Thursday, May 20, 2021

Latest Dead Sea Scrolls Discovery! What Should We Know?

 

            The discovery of the Dead Sea Scrolls in the mid-1940s was among the greatest archaeological discoveries of the 20th century. This discovery augmented the reliability of the Old Testament. 

            Recently additional fragments were discovered, “Israel Antiquities Authority archaeologists have discovered fragments of an ancient biblical scroll as part of a four-year operation to excavate some 500 caves along the western shore of the Dead Sea,” reports Archaeology.org dated 17-March-2021.1 This is the first time in more than 60 years that additional Dead Sea Scroll parchments were discovered. 

            The latest discovery includes verses from the Twelve Minor Prophets (specifically from Zechariah 8:16-17 and Nahum 1:5-6) written in ancient Greek.2

            What is the significance of the new discovery? Christianitytoday.com reports two interesting aspects: (1) A special treatment for the Tetragrammaton (the transliteration of the Hebrew name of God in four letters YHWH), and (2) Evidence of changing words to improve a new translation:3

...the newly discovered pieces show a special treatment for the four letters of God’s name, the Tetragrammaton (see Exodus 3:14–15). Instead of rendering the name in typical fashion with the Greek word Kyrios, the name of God is represented in Hebrew letters written right to left. It would be similar to us using the Hebrew letters יהוה (YHWH) or possibly the Latin DOMINUS in the middle of an English sentence.

This representation is significant because using specialized characters for the divine name has carried through to our modern Bibles. Most English Bibles represent the name as “the LORD” with small capital letters, rather than representing its supposed pronunciation Yahweh, as many scholars suggest. This substitution follows the ancient tradition of reading Adonai, a Hebrew word meaning “Lord,” or even HaShem “The Name,” in place of representing God’s name according to its sound.

Moreover, the lettering for God’s name is not typical of most of the other Dead Sea Scroll Hebrew manuscripts. It is an even older script, sometimes called paleo-Hebrew, which was mostly abandoned in everyday writing during the second temple period. Think of it as the difference between our modern Latin lettering and the calligraphic Fraktur or Gothic script, or possibly even like Greek letters. Putting these representations into a translated text provides both a foreignness to the writing and a type of reverence for the name’s uniqueness.

The second correlation we find in the new fragments is evidence of changing words to try to improve a new translation. The Minor Prophets scroll represents a revision of an older Greek translation of the Hebrew Bible. The original version was used widely by Greek-speaking Jews in the first century throughout the Mediterranean world, but at some point, a new translation became warranted.

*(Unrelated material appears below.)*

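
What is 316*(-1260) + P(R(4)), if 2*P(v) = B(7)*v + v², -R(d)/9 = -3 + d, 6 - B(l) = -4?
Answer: -796329/2 ≈ -3.9816e+5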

For Zechariah 8:17, the Old Greek translated the first word in the Hebrew text (אִישׁ) as a distributive term meaning “each other, another,” which put at the end, similar to every major English version. For example, the NIV reads, “Do not plot evil against each other.”

In the new fragment, the same term is translated by a different Greek word at the beginning. Using an interlinear approach—finding a corresponding word without accounting for the context of its use—the verse starts by representing the same Hebrew word as “man.” It forms an overliteral translation: “As for a man, do not plot evil against his neighbor in your heart.”       


Endnotes:

1https://www.archaeology.org/news/9530-210317-israel-dead-sea-scrolls

2https://www.christianitytoday.com/ct/2021/march-web-only/new-dead-sea-scrolls-discovery-bible-translation-israel.html

3Ibid.

Websites last accessed on 20th May 2021.